THE INCREDIBLE THING WE DID TO OURSELVES, THESE ABILITIES BEYOND EVOLUTIONARY CAPACITY -- AND YOU USED THEM ON A HIT?

YOU COULDN'T THINK OF ANOTHER WAY TO DO IT?

[...]

I'M ONLY THIS ANGRY WITH YOU BECAUSE I'M SO FUCKING DISAPPOINTED, JOHN. YOU FUCKED IT UP.

[...]

YOU COULD NOT THINK OF A SMARTER WAY TO CHANGE THE WAY THIS COUNTRY DOES BUSINESS THAN JUST KILLING THE VILLAIN?

YOU CAN WATCH THE WORLD LIKE GOD AND BUILD PLACES OUT OF MUD WITH THOSE DAMNED EYES OF YOURS AND THAT IS THE SMARTEST IDEA YOU HAD?

YOU FUCKING SICKEN ME.


I mean, wow. That says it all, doesn't it? Well, no, it doesn't as I plan to ramble on quite a bit more...
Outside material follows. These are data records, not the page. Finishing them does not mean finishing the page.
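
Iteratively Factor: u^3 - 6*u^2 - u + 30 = (u - 5)*(u^2 - u - 6) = (u - 5)*(u - 3)*(u + 2)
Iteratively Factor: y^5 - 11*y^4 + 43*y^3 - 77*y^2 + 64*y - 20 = (y - 1)*(y^4 - 10*y^3 + 33*y^2 - 44*y + 20) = (y - 2)*(y - 1)*(y^3 - 8*y^2 + 17*y - 10) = (y - 5)*(y - 2)*(y - 1)*(y^2 - 3*y + 2) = (y - 5)*(y - 2)*(y - 1)^2*(y - 2)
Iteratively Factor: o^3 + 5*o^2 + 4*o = (o)*(o^2 + 5*o + 4) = o*(o + 4)*(o + 1)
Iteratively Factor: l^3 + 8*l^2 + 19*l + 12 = (l + 4)*(l^2 + 4*l + 3) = (l + 3)*(l + 4)*(l + 1)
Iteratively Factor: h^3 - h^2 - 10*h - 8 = (h + 1)*(h^2 - 2*h - 8) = (h + 1)*(h + 2)*(h - 4)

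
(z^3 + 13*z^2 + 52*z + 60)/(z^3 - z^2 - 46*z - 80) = (z + 6)/(z - 8)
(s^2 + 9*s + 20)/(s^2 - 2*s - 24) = (s + 5)/(s - 6)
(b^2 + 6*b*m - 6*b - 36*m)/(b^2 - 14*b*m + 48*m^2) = (b^2 + 6*b*m - 6*b - 36*m)/(b^2 - 14*b*m + 48*m^2)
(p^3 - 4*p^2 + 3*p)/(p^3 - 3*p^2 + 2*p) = (p - 3)/(p - 2)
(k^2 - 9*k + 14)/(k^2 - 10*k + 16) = (k - 7)/(k - 8)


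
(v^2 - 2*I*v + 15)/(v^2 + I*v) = (v^2 - 2*I*v + 15)/(v*(v + I))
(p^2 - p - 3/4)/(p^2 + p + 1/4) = (2*p - 3)/(2*p + 1)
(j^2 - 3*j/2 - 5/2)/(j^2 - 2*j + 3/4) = 2*(2*j^2 - 3*j - 5)/(4*j^2 - 8*j + 3)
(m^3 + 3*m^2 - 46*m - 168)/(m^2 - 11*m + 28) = (m^2 + 10*m + 24)/(m - 4)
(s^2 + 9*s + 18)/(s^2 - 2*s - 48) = (s + 3)/(s - 8)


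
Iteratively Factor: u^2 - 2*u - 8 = (u + 2)*(u - 4)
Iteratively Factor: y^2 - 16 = (y + 4)*(y - 4)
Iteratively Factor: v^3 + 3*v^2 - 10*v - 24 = (v + 2)*(v^2 + v - 12) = (v + 2)*(v + 4)*(v - 3)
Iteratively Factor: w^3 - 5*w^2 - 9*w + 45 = (w + 3)*(w^2 - 8*w + 15) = (w - 5)*(w + 3)*(w - 3)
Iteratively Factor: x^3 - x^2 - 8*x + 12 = (x - 2)*(x^2 + x - 6) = (x - 2)*(x + 3)*(x - 2)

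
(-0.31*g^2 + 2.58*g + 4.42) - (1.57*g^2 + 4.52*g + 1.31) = -1.88*g^2 - 1.94*g + 3.11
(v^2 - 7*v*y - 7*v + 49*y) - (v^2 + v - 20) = -7*v*y - 8*v + 49*y + 20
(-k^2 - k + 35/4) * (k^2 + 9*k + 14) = -k^4 - 10*k^3 - 57*k^2/4 + 259*k/4 + 245/2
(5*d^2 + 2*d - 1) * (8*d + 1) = 40*d^3 + 21*d^2 - 6*d - 1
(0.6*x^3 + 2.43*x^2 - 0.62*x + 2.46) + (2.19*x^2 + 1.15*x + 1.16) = 0.6*x^3 + 4.62*x^2 + 0.53*x + 3.62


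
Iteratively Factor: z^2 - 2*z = (z - 2)*(z)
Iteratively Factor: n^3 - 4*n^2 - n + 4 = (n - 1)*(n^2 - 3*n - 4) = (n - 4)*(n - 1)*(n + 1)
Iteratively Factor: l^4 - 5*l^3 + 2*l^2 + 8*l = (l - 4)*(l^3 - l^2 - 2*l) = (l - 4)*(l - 2)*(l^2 + l) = l*(l - 4)*(l - 2)*(l + 1)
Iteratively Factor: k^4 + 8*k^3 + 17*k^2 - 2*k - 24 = (k + 4)*(k^3 + 4*k^2 + k - 6) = (k + 3)*(k + 4)*(k^2 + k - 2) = (k + 2)*(k + 3)*(k + 4)*(k - 1)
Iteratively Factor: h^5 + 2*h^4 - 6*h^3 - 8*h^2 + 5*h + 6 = (h + 3)*(h^4 - h^3 - 3*h^2 + h + 2) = (h - 2)*(h + 3)*(h^3 + h^2 - h - 1) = (h - 2)*(h - 1)*(h + 3)*(h^2 + 2*h + 1) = (h - 2)*(h - 1)*(h + 1)*(h + 3)*(h + 1)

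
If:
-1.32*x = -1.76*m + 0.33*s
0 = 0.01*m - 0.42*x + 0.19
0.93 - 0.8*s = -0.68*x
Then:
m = 0.64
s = 1.56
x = 0.47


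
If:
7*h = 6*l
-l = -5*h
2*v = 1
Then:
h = 0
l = 0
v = 1/2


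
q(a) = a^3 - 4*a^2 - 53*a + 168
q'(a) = 3*a^2 - 8*a - 53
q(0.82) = 122.40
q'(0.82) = -57.54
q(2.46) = 28.30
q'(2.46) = -54.53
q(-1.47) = 234.09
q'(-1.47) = -34.76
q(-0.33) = 185.02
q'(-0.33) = -50.03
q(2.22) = 41.57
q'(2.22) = -55.97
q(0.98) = 113.16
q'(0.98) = -57.96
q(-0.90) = 211.73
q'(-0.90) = -43.37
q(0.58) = 136.11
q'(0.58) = -56.63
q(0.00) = 168.00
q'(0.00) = -53.00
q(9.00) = 96.00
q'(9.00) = 118.00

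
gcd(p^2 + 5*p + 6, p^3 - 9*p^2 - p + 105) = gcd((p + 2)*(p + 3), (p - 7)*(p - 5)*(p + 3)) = p + 3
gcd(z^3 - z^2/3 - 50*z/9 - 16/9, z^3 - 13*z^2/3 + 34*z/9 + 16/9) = z^2 - 7*z/3 - 8/9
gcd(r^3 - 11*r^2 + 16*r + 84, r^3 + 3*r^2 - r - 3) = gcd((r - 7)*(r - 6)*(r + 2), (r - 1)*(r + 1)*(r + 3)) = 1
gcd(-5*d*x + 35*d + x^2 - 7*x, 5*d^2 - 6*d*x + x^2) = -5*d + x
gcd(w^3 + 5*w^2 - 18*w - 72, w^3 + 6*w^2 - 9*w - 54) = w^2 + 9*w + 18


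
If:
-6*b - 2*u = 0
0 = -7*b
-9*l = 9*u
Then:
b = 0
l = 0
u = 0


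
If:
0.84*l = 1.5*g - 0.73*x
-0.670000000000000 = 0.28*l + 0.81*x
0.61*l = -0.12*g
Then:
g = -0.37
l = 0.07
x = -0.85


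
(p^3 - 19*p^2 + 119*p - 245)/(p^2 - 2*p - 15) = (p^2 - 14*p + 49)/(p + 3)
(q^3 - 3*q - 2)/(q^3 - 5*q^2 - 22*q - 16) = (q^2 - q - 2)/(q^2 - 6*q - 16)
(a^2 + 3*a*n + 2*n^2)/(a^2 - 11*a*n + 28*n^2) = (a^2 + 3*a*n + 2*n^2)/(a^2 - 11*a*n + 28*n^2)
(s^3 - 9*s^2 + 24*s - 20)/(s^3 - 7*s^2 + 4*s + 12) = (s^2 - 7*s + 10)/(s^2 - 5*s - 6)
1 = 1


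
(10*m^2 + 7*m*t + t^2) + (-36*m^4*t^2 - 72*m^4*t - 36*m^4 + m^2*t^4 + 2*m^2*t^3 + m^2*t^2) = -36*m^4*t^2 - 72*m^4*t - 36*m^4 + m^2*t^4 + 2*m^2*t^3 + m^2*t^2 + 10*m^2 + 7*m*t + t^2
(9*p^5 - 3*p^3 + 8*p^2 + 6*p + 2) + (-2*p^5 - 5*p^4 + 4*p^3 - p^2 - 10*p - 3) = 7*p^5 - 5*p^4 + p^3 + 7*p^2 - 4*p - 1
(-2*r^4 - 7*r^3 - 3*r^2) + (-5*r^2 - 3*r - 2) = -2*r^4 - 7*r^3 - 8*r^2 - 3*r - 2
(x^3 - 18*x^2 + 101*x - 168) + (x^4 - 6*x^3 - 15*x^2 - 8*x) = x^4 - 5*x^3 - 33*x^2 + 93*x - 168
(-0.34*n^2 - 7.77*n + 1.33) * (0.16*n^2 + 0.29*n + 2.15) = -0.0544*n^4 - 1.3418*n^3 - 2.7715*n^2 - 16.3198*n + 2.8595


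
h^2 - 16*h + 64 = (h - 8)^2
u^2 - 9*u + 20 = (u - 5)*(u - 4)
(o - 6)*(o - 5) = o^2 - 11*o + 30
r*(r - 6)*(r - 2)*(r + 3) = r^4 - 5*r^3 - 12*r^2 + 36*r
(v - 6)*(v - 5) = v^2 - 11*v + 30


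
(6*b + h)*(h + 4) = 6*b*h + 24*b + h^2 + 4*h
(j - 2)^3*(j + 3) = j^4 - 3*j^3 - 6*j^2 + 28*j - 24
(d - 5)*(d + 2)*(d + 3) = d^3 - 19*d - 30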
But, I mentioned that this struck me as an attack on the post-Authority superhero (it actually extends further back, of course), and that it always comes down to hitting. It always comes down to killing and punching and it's just sad by now. Particularly in books where the characters don't just claimed to be more advanced than regular people, but actually are. It's not a question of superpowers, but of imagination and intelligence. Here, John Horus is a genius driven to make the world better and to fight injustice... but he can't escape hitting things. It never occurs to him that there are other ways of doing things. That was my biggest complaint against Morrison's All-Star Superman, Millar's Ultimate X-Men and Fraction's Invincible Iron Man--books featuring characters that are smarter than us, more creative than us... and it always comes down to punching the "bad guy" in the face. Not only are the characters better than that, shouldn't the writers be?

I've said that stuff a lot lately, so I won't hammer away at it too much anymore. What also impressed me about this issue was the self-awareness of the three women Seven Guns and Tom Noir. The women come to understand that they are, really, just violent people who protect a city and fight small-scale levels of crime. They're not cut out to work on a larger scale. Tom, on the other hand, also realises the same thing, and acts accordingly by killing John and Frank Blacksmith, the so-called "Eighth Gun" and traitor. He isn't better than violence and hitting things. Neither are the women.

Not the end that I expected for this book, but one of the best I've read in a while.